Moral Common Sense: Examining the False Consensus Effect of Morality in Japan

  •  Akiko Matsuo    
  •  Hideya Kitamura    
  •  Naomi Yui    
  •  Shin-ichiro Kumagaya    


Researchers have continually studied the classical false consensus effect (FCE) and documented its robustness across specific contexts. Under the influence of the FCE, people create an illusory perception of others around them and maintain this perception, believing that own opinion serves as “common sense.” Because shared morality plays an important role in group contexts, people’s (illusory) perceptions about how much their morality is shared should be clarified. Therefore, the present study investigated the presence of the FCE in the domain of morality based on the Moral Foundations Theory (MFT). The pilot study required participants to rank the five moral foundations according to their perceived level of importance and estimate others’ perceived importance of the same five foundations.

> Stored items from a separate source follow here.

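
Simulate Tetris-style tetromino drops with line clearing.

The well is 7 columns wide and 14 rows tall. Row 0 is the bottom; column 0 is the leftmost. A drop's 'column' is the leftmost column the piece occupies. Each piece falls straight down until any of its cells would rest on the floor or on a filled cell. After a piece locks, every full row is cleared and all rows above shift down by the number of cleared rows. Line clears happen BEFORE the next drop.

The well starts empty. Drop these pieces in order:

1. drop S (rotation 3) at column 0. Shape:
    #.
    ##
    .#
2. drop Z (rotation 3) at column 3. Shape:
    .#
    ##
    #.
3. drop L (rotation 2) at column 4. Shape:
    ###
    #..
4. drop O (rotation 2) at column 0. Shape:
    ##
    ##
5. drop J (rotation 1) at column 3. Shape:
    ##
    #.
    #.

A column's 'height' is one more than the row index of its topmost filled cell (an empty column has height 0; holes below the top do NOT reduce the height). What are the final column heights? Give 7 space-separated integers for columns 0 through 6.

Answer: 5 5 0 6 6 5 5

Derivation:
Drop 1: S rot3 at col 0 lands with bottom-row=0; cleared 0 line(s) (total 0); column heights now [3 2 0 0 0 0 0], max=3
Drop 2: Z rot3 at col 3 lands with bottom-row=0; cleared 0 line(s) (total 0); column heights now [3 2 0 2 3 0 0], max=3
Drop 3: L rot2 at col 4 lands with bottom-row=3; cleared 0 line(s) (total 0); column heights now [3 2 0 2 5 5 5], max=5
Drop 4: O rot2 at col 0 lands with bottom-row=3; cleared 0 line(s) (total 0); column heights now [5 5 0 2 5 5 5], max=5
Drop 5: J rot1 at col 3 lands with bottom-row=3; cleared 0 line(s) (total 0); column heights now [5 5 0 6 6 5 5], max=6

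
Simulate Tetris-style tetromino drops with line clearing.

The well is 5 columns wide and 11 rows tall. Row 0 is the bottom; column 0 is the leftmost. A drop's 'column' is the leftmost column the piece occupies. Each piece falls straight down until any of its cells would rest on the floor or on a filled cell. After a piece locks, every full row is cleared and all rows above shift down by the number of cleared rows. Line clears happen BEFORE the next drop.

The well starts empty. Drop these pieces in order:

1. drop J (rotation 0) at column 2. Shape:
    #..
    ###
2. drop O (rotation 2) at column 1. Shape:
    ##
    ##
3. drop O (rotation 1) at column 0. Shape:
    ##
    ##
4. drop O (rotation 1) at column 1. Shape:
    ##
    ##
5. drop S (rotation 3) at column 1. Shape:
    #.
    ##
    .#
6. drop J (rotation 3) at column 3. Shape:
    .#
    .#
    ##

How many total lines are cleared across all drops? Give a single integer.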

The Purity foundation of the MFT was not sufficient to identify Japanese values on religion and cleanliness. Thus, the main study supplemented the pilot study with the Purity Orientation–Pollution Avoidance Scale (POPA). The importance given to the moral foundations among participants in the main study was measured using both the Moral Foundations Questionnaire (MFQ) and the POPA. The results from both studies showed that the FCE occurs in the moral domain among Japanese individuals. Furthermore, the use of the POPA in addition to the MFQ can benefit future research on morality in cultures that are not Western, educated, industrialized, rich, and democratic such as Japan. The present research will contribute significantly to further understanding the role of morality in group contexts.